Unfortunately, our headers (and even some system headers) don't follow C89:
then what the heck does c89 compliance mean for parrot, if it's beyond
our control because we can't change system headers? i mean, how do you
enforce that compliance, if the compiler can't do it for you? maybe
this is a case where "almost" is good enough--i don't know.
$ make parrot
compilers/imcc/pbc.c
In file included from ./include/parrot/parrot.h:30,
from compilers/imcc/imc.h:21,
from compilers/imcc/pbc.c:7:
./include/parrot/config.h:82: warning: ISO C90 does not support 'long long'
./include/parrot/config.h:83: warning: ISO C90 does not support 'long long'
In file included from ./include/parrot/atomic.h:25,
from ./include/parrot/thread.h:20,
from ./include/parrot/pmc.h:19,
from ./include/parrot/parrot.h:282,
from compilers/imcc/imc.h:21,
from compilers/imcc/pbc.c:7:
./include/parrot/atomic/gcc_x86.h:30: error: expected '=', ',', ';', 'asm'
or '__attribute__' before 'static'
./include/parrot/atomic/gcc_x86.h:85: error: expected '=', ',', ';', 'asm'
or '__attribute__' before 'static
Chasing down that problem is... fun.
Regardless, does this patch fix the problem for you?
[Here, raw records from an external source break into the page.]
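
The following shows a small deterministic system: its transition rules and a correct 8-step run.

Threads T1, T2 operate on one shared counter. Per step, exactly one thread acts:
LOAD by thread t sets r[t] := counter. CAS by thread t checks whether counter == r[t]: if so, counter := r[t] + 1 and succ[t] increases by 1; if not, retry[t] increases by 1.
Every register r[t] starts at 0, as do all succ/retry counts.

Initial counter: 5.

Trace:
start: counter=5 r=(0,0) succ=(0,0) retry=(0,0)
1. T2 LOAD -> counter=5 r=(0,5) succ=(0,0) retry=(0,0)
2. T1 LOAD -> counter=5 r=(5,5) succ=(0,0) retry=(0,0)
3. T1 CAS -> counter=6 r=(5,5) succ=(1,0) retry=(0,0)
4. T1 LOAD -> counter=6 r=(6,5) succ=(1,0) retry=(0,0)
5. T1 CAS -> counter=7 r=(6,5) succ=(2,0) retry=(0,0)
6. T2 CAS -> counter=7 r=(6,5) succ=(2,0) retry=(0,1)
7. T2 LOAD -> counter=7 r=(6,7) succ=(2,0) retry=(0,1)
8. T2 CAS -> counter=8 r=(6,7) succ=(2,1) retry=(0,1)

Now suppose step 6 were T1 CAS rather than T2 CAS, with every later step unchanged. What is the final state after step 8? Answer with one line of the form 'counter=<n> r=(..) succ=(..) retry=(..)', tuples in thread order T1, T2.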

yes, it does. seems i had blinders on, and missed the assignment
statement on the line above.
@@ -918,7 +918,7 @@
char *s = s_key;
*s = 0;
- SymReg *reg = key_reg->set == 'K' ? key_reg->nextkey : key_reg;
+ reg = key_reg->set == 'K' ? key_reg->nextkey : key_reg;
for (key_length = 0; reg ; reg = reg->nextkey, key_length++) {
if ((pc - key - 2) >= KEYLEN)
somehow i missed C<*s = 0;>, which made the declaration illegal. i'm
not used to looking at code with '=' sign alignment, maybe that's what
threw me off. anyway, it was a stupid mistake on my part.
however... why is 's' nulled out, directly after it's initialized to
's_key'? that looks funny.
i've applied as r18580, thanks for the fix.